M&Aキャピタルパートナーズ (東証1部・6080)
「中小企業向けの事業承継の仲介やコンサルタントを手掛ける会社。平均給与が3,109万円と上場会社で一番、社員の年収が高水準の会社としても有名ですが、それぐらい専門性が高く、効率よくビジネスをしているといえます。2018年9月期は営業減益となりましたが、その後は着実に利益が伸びています。少子高齢化で事業の清算や承継を考えているオーナーも多く、今後も同社に対するニーズは高止まりするでしょう」(森永氏)
MonotaRO (東証1部・3064)
「工事現場や工場の資材や消耗品のネット販売で急成長している会社です。コロナ・ショックによるネット通販需要拡大の思惑から株価が上場来高値を更新するほどの勢いがあり、それを裏付けるように年率20%近い増益が続いています。PER70倍前後、PBR(株価純資産倍率)20倍以上まで買われており、バリュー投資家なら高過ぎて絶対に手が出せない価格水準ですが、割高感をモノともせず上昇している教科書通りの成長株です」(森永氏)
オービック (東証1部・4684)
「老舗のシステム会社で、かつては会計ソフトの『勘定奉行』が有名でしたが、近年は企業の人事、給与、会計から販売、生産情報まですべてを管理できる基幹情報システム構築が主力です。
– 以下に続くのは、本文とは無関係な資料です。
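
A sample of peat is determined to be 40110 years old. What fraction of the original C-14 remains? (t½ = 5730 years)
N/N₀ = (1/2)^(t/t½) = 0.007812 = 0.781%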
地味ですが、無借金経営で25期営業増益を続けるなど、非常に優秀な業績を長期間にわたって続け、2016年から持っていれば3倍高、2012年からだと10倍以上も値上がりしています。典型的な『いい会社』と言えるでしょう」(森永氏)
次の成長期待株は?
朝日インテック (東証1部・7747)
「カテーテルに使われる医療用ステンレスワイヤーロープのメーカーです。日本だけでなく、米国、欧州など世界中にバランスよく販売網を広げており、海外売上比率は7割弱です。そのため為替変動の影響も考慮しなくてはいけないのが注意点ですが、着実な利益成長が続いており、ここ2年ほどは積極的な海外展開が貢献して、営業増益率が拡大。世界の医療を相手にニッチな分野で高い技術力と競争力を持った高成長企業です。今期はやはり為替動向や、医療償還価格の下落などの外部要因があり、数字上の成長は停滞しますが、成長ストーリーに陰りは見られません」(森永氏)
ブレインパッド (東証1部・3655)
「AIを使った企業のビッグデータ分析やネット広告などのデジタルマーケティングを行っている会社です。2019年6月期に営業利益がほぼ倍増するなど、直近2期、そして売上高の急増が見込まれる来期(2021年6月期)に向かって、今後もさらなる成長加速に期待できそうです。何かと注目度の高いビッグデータやAIというテーマに乗った有望成長株として注目しています。今期の利益の伸びは停滞しますが、今後の成長のために意図的に投資を増やすことによる停滞なので、成長シナリオに変更はないと見ています」(森永氏)
※本記事はすべて2020年5月15日時点の株価情報などによるものです。